The site was caked with a distinctive black sand unlike the sediments nearby—and Wu noted that the sediments must have washed into Lajia less than a year after the earthquake. Analysis revealed that the sediments came from upstream, right around the Jishi Gorge.
Soon after, Wu found his smoking gun: remnants of an earthen dam knocked into the Jishi Gorge by a landslide. He published his discovery in 2009—but only afterward did he realize that the natural dam had been much bigger. Reexaminations of the area revealed additional dam remnants, suggesting that it was a behemoth about half a mile (800 meters) wide, three-quarters of a mile (1,300 meters) long, and 660 feet (200 meters) tall.
“That’s as big as the Hoover Dam or the Three Gorges Dam,” says Purdue University geologist Darryl Granger, one of the study’s co-authors. “Imagine a dam like that failing.”
Based on the team’s revised calculations, the ancient flood released nine months’ worth of river water in a matter of hours. At the flood’s peak, 160 Olympic swimming pools’ worth of water coursed down the river every second.
At Lajia, floodwaters reached heights of up to 131 feet (40 meters) above the river’s normal banks. The deluge may have even changed the Yellow River’s course in the lowlands hundreds of miles away, triggering watery conditions that could have lasted for years. (Read more about China's plan to make a national park out of its last wild river.)
Given the unprecedented size of the flood and its downstream impacts, Wu maintains that the flood he has identified is the deluge of legend.

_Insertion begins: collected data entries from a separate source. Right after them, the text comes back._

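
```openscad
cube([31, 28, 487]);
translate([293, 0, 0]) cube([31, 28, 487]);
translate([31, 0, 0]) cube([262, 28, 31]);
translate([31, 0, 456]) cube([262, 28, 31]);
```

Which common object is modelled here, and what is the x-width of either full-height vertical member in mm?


A picture frame. The border width is 31 mm.

Four thin pieces enclosing a rectangular opening — a picture frame. The two full-height stiles are 487 mm tall; the top rail sits at z = 456 and is 31 mm tall, so the border above the opening is 487 − 456 = 31 mm, matching the stile x-width.


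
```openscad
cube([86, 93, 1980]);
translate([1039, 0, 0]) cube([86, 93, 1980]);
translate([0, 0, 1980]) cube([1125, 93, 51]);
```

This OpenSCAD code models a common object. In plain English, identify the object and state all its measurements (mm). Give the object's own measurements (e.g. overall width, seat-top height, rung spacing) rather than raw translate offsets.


A door frame. The clear opening is 953 mm wide and 1980 mm high. Two 86 mm wide jambs, 93 mm deep, stand either side of the opening from the floor to the top of the opening. A 51 mm thick head sits across the top of both jambs, spanning the full outside width of the frame.


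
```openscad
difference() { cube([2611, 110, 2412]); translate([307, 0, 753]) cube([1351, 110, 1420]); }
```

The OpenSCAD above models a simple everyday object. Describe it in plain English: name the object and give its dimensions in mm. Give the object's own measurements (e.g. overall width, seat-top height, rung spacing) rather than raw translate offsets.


A wall 2611 mm long (x), 110 mm thick (y), 2412 mm tall, with a rectangular window opening cut through it. The opening is 1351 mm wide and 1420 mm tall; its sill is at z = 753 mm and its near (−x) edge is 307 mm from the wall's −x end. The opening passes through the full wall thickness.


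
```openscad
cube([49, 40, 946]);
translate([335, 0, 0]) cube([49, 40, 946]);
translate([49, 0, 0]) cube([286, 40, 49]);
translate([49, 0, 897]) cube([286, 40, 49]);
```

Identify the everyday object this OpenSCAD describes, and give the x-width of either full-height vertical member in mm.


A picture frame. The border width is 49 mm.

Four thin pieces enclosing a rectangular opening — a picture frame. The two full-height stiles are 946 mm tall; the top rail sits at z = 897 and is 49 mm tall, so the border above the opening is 946 − 897 = 49 mm, matching the stile x-width.


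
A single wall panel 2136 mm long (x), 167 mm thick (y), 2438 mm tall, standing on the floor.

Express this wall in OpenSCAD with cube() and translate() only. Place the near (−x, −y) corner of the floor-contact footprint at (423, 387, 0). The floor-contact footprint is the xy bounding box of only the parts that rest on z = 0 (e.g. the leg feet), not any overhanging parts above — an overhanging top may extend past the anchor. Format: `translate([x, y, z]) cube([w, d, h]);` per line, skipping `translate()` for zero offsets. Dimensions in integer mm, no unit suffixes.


translate([423, 387, 0]) cube([2136, 167, 2438]);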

“The Xia, the great flood, and the control of it have been taken as truth for more than 2,500 years in China,” Wu says. “Now, we have provided the scientific evidence for the flood—[which] means that other texts about the Xia dynasty should be reliable.”
Writing (Not) on the Wall
But as influential as the flood assuredly was to ancient China, the new evidence will not—and, to some scholars, cannot—end the debate over whether the Xia existed.
“It’s very important to recognize that this evidence is useful in understanding the course of the Chinese nation,” says Sarah Allan of Dartmouth College, an expert on ancient China who wasn’t involved with the study. However, “their assumption is that even if it’s been revised and changed, [the great flood story] has a historical kernel, and I don’t think that’s necessarily true,” she says.
Allan and other scholars contend that the great flood is best understood as a creation myth that later dynasties used to legitimize their rules. In an influential book explaining the theory, Allan writes that the Shang dynasty mythologized themselves as sun-kings fighting against the Xia, while the Zhou dynasty used the stories as historical precedent to justify conquering the Shang.
While she applauds the researchers for identifying the flood, Allan says that the Xia’s historicity won’t be resolved until examples of Xia-era Chinese writing emerge—a problem that the new flood evidence can’t fix.
“They’re arguing that it was history turned into myth,” she says. “I’m arguing that it’s myth turned into history.”